Our Denver garden has already transitioned into the next season. I replant the winter hearty greens once the tomatoes, peppers, beans, squash and such have died away and been cleared. The fall garden currently holds an abundance of celery, baby potatoes, asparagus, fennel bulbs, little onions and greens (of course!). We have a bounty of kale in all varieties, beet tops and chard which are all perfect for this vital cleansing soup. It’s amazingly delicious and incredibly simple to make. In fact it’s the simplicity that allows all the players here to shine. A bit of lemon at the end will make you feel like it’s spring again. Truly a soup for all seasons.
Chop and sauté the following in oil and butter with a dash of red chili pepper flakes... until softened but still with a bit of crunch:
+ fennel bulb
+ small onion
+ small handful of small potatoes
+ 1-2 smallish celery ribs
+ bundle of asparagus tops (bend between hands to snap off tops from woody parts)

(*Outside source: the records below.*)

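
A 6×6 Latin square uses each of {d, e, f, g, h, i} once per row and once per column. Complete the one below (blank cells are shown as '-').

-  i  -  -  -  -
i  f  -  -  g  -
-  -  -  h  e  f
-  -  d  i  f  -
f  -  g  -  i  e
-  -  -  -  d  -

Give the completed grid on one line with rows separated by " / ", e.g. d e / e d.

row 1 has {i}; column 5 has {d,e,f,g,i} — only h is left for (r1,c5).
row 3 has {e,f,h}; column 3 has {d,g} — only i is left for (r3,c3).
row 5 has {e,f,g,i}; column 4 has {h,i} — only d is left for (r5,c4).
row 2 has {f,g,i}; column 4 has {d,h,i} — only e is left for (r2,c4).
row 5 has {d,e,f,g,i}; column 2 has {f,i} — only h is left for (r5,c2).
row 2 has {e,f,g,i}; column 3 has {d,g,i} — only h is left for (r2,c3).
row 2 has {e,f,g,h,i}; column 6 has {e,f} — only d is left for (r2,c6).
row 1 has {h,i}; column 6 has {d,e,f} — only g is left for (r1,c6).
row 4 has {d,f,i}; column 6 has {d,e,f,g} — only h is left for (r4,c6).
row 6 has {d}; column 6 has {d,e,f,g,h} — only i is left for (r6,c6).
row 1 has {g,h,i}; column 4 has {d,e,h,i} — only f is left for (r1,c4).
row 6 has {d,i}; column 4 has {d,e,f,h,i} — only g is left for (r6,c4).
row 1 has {f,g,h,i}; column 3 has {d,g,h,i} — only e is left for (r1,c3).
row 6 has {d,g,i}; column 2 has {f,h,i} — only e is left for (r6,c2).
row 6 has {d,e,g,i}; column 3 has {d,e,g,h,i} — only f is left for (r6,c3).
row 1 has {e,f,g,h,i}; column 1 has {f,i} — only d is left for (r1,c1).
row 3 has {e,f,h,i}; column 1 has {d,f,i} — only g is left for (r3,c1).
row 3 has {e,f,g,h,i}; column 2 has {e,f,h,i} — only d is left for (r3,c2).
row 4 has {d,f,h,i}; column 1 has {d,f,g,i} — only e is left for (r4,c1).
row 4 has {d,e,f,h,i}; column 2 has {d,e,f,h,i} — only g is left for (r4,c2).
row 6 has {d,e,f,g,i}; column 1 has {d,e,f,g,i} — only h is left for (r6,c1).

d i e f h g / i f h e g d / g d i h e f / e g d i f h / f h g d i e / h e f g d i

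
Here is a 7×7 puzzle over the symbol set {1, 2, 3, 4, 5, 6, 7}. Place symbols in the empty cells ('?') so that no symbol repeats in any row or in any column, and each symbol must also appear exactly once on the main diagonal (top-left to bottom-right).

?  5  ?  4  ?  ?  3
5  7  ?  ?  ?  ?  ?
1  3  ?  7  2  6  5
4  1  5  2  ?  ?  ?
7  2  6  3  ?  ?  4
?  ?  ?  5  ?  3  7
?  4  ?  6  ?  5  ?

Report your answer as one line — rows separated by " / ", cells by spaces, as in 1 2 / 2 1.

(r1,c1) = 6
(r2,c4) = 1
(r3,c3) = 4
(r4,c6) = 7
(r4,c7) = 6
(r5,c6) = 1
(r6,c1) = 2
(r6,c2) = 6
(r6,c3) = 1
(r6,c5) = 4
(r7,c1) = 3
(r7,c7) = 1
(r1,c6) = 2
(r2,c6) = 4
(r2,c7) = 2
(r4,c5) = 3
(r5,c5) = 5
(r7,c5) = 7
(r1,c3) = 7
(r1,c5) = 1
(r2,c3) = 3
(r2,c5) = 6
(r7,c3) = 2

6 5 7 4 1 2 3 / 5 7 3 1 6 4 2 / 1 3 4 7 2 6 5 / 4 1 5 2 3 7 6 / 7 2 6 3 5 1 4 / 2 6 1 5 4 3 7 / 3 4 2 6 7 5 1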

Add kale and other greens, stir in to wilt.
Add vegetable or bone broth to cover (maybe 1/2-1” over top) and allow heat to rise for brief bubbling point.
Allow to cool just a bit before puréeing in a Vitamix or by hand immersion blender.
Add a squeeze from a half lemon then a few more pulses
Ladle into your bowls then stir in a bit of crème fraîche on top.